Awarness - The First Step
Ali On Content / 23 May 2011
For a population of more than one and a half billion the size of those who are actively investing, particularly in the equity markets, has always been a point of concern. From policy makers to regulators and various intermediaries who form a part of this very vibrant ecosystem, the lack of participation of the masses has always been a subject of debate. Despite the best efforts it has not reached a meaningful level and hence has not been instrumental in creating inclusive growth. India is among the fastest growing economies - probably only next to China - and in order to broad-base the benefits of this growth among the masses what is really required is to channelise the vast savings potential of the population into proper avenues which could fetch them good returns over a period of time.
This is however no mean task. The higher savings rate of the Indian population itself speaks about how funds are not being deployed into wealth creating avenues in a meaningful manner. Indians at best are happy to plough back their savings into safer havens like bank fixed deposits or the old and familiar post office schemes which they feel are far more secure. This naturally leaves a major part of the population outside of the scope of capitalistic growth that is being offered by many other avenues, particularly the equity markets.

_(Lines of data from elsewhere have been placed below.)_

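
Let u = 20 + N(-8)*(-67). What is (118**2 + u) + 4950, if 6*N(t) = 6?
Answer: 18827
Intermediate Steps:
N(t) = 1 (N(t) = (1/6)*6 = 1)
u = -47 (u = 20 + 1*(-67) = 20 - 67 = -47)
(118**2 + u) + 4950 = (118**2 - 47) + 4950 = (13924 - 47) + 4950 = 13877 + 4950 = 18827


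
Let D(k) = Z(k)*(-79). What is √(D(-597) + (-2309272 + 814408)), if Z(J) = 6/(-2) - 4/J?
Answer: I*√532698703095/597 ≈ 1222.5*I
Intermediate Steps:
Z(J) = -3 - 4/J (Z(J) = 6*(-½) - 4/J = -3 - 4/J)
D(k) = 237 + 316/k (D(k) = (-3 - 4/k)*(-79) = 237 + 316/k)
√(D(-597) + (-2309272 + 814408)) = √((237 + 316/(-597)) + (-2309272 + 814408)) = √((237 + 316*(-1/597)) - 1494864) = √((237 - 316/597) - 1494864) = √(141173/597 - 1494864) = √(-892292635/597) = I*√532698703095/597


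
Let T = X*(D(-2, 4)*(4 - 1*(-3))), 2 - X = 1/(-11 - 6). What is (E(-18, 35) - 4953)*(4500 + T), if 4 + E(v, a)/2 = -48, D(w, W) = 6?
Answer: -394294290/17 ≈ -2.3194e+7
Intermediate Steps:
X = 35/17 (X = 2 - 1/(-11 - 6) = 2 - 1/(-17) = 2 - 1*(-1/17) = 2 + 1/17 = 35/17 ≈ 2.0588)
E(v, a) = -104 (E(v, a) = -8 + 2*(-48) = -8 - 96 = -104)
T = 1470/17 (T = 35*(6*(4 - 1*(-3)))/17 = 35*(6*(4 + 3))/17 = 35*(6*7)/17 = (35/17)*42 = 1470/17 ≈ 86.471)
(E(-18, 35) - 4953)*(4500 + T) = (-104 - 4953)*(4500 + 1470/17) = -5057*77970/17 = -394294290/17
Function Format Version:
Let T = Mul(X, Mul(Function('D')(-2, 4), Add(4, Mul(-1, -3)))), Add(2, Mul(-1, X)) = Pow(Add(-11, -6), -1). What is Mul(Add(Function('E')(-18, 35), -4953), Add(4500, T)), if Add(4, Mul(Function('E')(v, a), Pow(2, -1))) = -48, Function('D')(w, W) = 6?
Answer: Rational(-394294290, 17) ≈ -2.3194e+7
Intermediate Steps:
X = Rational(35, 17) (X = Add(2, Mul(-1, Pow(Add(-11, -6), -1))) = Add(2, Mul(-1, Pow(-17, -1))) = Add(2, Mul(-1, Rational(-1, 17))) = Add(2, Rational(1, 17)) = Rational(35, 17) ≈ 2.0588)
Function('E')(v, a) = -104 (Function('E')(v, a) = Add(-8, Mul(2, -48)) = Add(-8, -96) = -104)
T = Rational(1470, 17) (T = Mul(Rational(35, 17), Mul(6, Add(4, Mul(-1, -3)))) = Mul(Rational(35, 17), Mul(6, Add(4, 3))) = Mul(Rational(35, 17), Mul(6, 7)) = Mul(Rational(35, 17), 42) = Rational(1470, 17) ≈ 86.471)
Mul(Add(Function('E')(-18, 35), -4953), Add(4500, T)) = Mul(Add(-104, -4953), Add(4500, Rational(1470, 17))) = Mul(-5057, Rational(77970, 17)) = Rational(-394294290, 17)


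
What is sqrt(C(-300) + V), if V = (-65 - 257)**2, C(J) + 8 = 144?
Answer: 2*sqrt(25955) ≈ 322.21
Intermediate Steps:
C(J) = 136 (C(J) = -8 + 144 = 136)
V = 103684 (V = (-322)**2 = 103684)
sqrt(C(-300) + V) = sqrt(136 + 103684) = sqrt(103820) = 2*sqrt(25955)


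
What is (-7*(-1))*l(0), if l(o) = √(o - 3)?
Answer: 7*I*√3 ≈ 12.124*I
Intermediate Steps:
l(o) = √(-3 + o)
(-7*(-1))*l(0) = (-7*(-1))*√(-3 + 0) = 7*√(-3) = 7*(I*√3) = 7*I*√3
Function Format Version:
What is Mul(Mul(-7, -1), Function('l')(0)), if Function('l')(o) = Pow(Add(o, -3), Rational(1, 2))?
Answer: Mul(7, I, Pow(3, Rational(1, 2))) ≈ Mul(12.124, I)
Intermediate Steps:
Function('l')(o) = Pow(Add(-3, o), Rational(1, 2))
Mul(Mul(-7, -1), Function('l')(0)) = Mul(Mul(-7, -1), Pow(Add(-3, 0), Rational(1, 2))) = Mul(7, Pow(-3, Rational(1, 2))) = Mul(7, Mul(I, Pow(3, Rational(1, 2)))) = Mul(7, I, Pow(3, Rational(1, 2)))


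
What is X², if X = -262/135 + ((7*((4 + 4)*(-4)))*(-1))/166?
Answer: 43903876/125552025 ≈ 0.34969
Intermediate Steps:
X = -6626/11205 (X = -262*1/135 + ((7*(8*(-4)))*(-1))*(1/166) = -262/135 + ((7*(-32))*(-1))*(1/166) = -262/135 - 224*(-1)*(1/166) = -262/135 + 224*(1/166) = -262/135 + 112/83 = -6626/11205 ≈ -0.59134)
X² = (-6626/11205)² = 43903876/125552025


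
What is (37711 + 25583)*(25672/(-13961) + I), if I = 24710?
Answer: 21833305681572/13961 ≈ 1.5639e+9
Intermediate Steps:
(37711 + 25583)*(25672/(-13961) + I) = (37711 + 25583)*(25672/(-13961) + 24710) = 63294*(25672*(-1/13961) + 24710) = 63294*(-25672/13961 + 24710) = 63294*(344950638/13961) = 21833305681572/13961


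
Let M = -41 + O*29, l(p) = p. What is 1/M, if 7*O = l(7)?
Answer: -1/12 ≈ -0.083333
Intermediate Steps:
O = 1 (O = (1/7)*7 = 1)
M = -12 (M = -41 + 1*29 = -41 + 29 = -12)
1/M = 1/(-12) = -1/12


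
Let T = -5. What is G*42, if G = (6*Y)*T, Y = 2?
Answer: -2520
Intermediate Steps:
G = -60 (G = (6*2)*(-5) = 12*(-5) = -60)
G*42 = -60*42 = -2520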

This is exactly where creating awareness among investors becomes very important. But is investor awareness only about trying to tell investors of the do’s and don’ts while putting their money in the market? Our experience tells us otherwise. From the various programmes that we at DSIJ have conducted very recently through-out a large part of northern India, there seems to be something more that investors are looking out for than what is being offered to them in the name of creating awareness. From first-time investors to those who have burnt their fingers in the market and from the risk-averse to those who have managed to make money by taking risks, what is needed is far more than what is being done. We are not at all suggesting that everything can be done at one go. But there are a lot of initiatives that are presently stepping up their efforts in this direction.
We at DSIJ have gained a whole lot of experience in the wake of con-ducting the first leg of our Investor Awareness Programme (IAP) through-out the northern part of India. We have realised that there is a much larger need for more such programmes only from the experience that we have gained thus far. Reaching out to investors across various classes and across the length and breadth of the country is far more important than just trying to focus on metros, Tier I or Tier II cities. This is amply reflected in the response that our programmes have generated in smaller towns like a Varanasi in Uttar Pradesh or a Ludhiana in Punjab.
While education about the how’s and where’s of investing for those who are new to the market is a very critical element which needs to be handled, it is also important to create a solid plat-form for handling investor grievances. Look at what one of the participants at our programmes had written to us. “If a promoter is not corresponding with the exchanges it is his fault, why penalise investors for this? Why are investors being punished by suspending the company? There are around 1,600 companies which have been suspended by the BSE. Something needs to be done in the interest of investors who have invested their money in such companies and do not have an exit option,” said Nikhil Gupta from Kanpur.
On the other hand, there are instances where investors are not aware of even the basics. Take, for example, the case of the power of attorneys (PoA) which brokers make their clients sign. How many do you think are aware of what is the need or for that matter if there is any compulsion of signing such a PoA? The same set of documents often turns out to be a thorn in the client-member relation-ship thanks to certain unscrupulous elements in the market. This is where the need to inform, educate and make investors aware of how to be safe rather than sorry is of utmost importance.
So are we doing enough in that direction of developing a healthy capital market? “There can never be enough for creating investor awareness as there is no end to it. There is no way to measure whether you have done enough for creating investor awareness. Once you reach one level there is another benchmark to be covered. The one point that is clear is that we are not doing enough because this is obviously a large thing,” opines Ambarish Datta, MD & CEO, BSE Training Institute. While awareness and education are often used interchangeably in the investing context, there is a clear demarcation between the two concepts. This distinction comes out very clearly in the various initiatives that are presently being pursued by organisations.
In terms of awareness there is a lot that is being done by the BSE in association with CDSL and other partners, including DSIJ. In fact the BSE had created an investor protection centre way back in 1986 and the money is being spent on investor awareness programmes, not just now, but for a long time. “We are mainly engaged in investor education and other things that are related to investor awareness. A secretariat was created in August 2010. We tie up with other organisations to cater to investor education.” informs C Vasudevan, General Manager, IPF Secretariat, BSE.
Investor education, on the other hand, has more to do with the creation of a sound workforce to cater to the market. It is more like training the trainers and many institutions have taken the lead in this too. “There is a huge difference between investor awareness and education. Awareness is a very small part of education which is very focused. We cannot do both at the same time. Both have a different perspective altogether,” Datta says. On the investor education front there are various initiatives that are presently trying to do their bit in this space. There is, for instance, the National Institute of Securities Market (NISM). This is an initiative supported by the regulator. The institute has been actively taking up various programmes which include courses offered in different categories.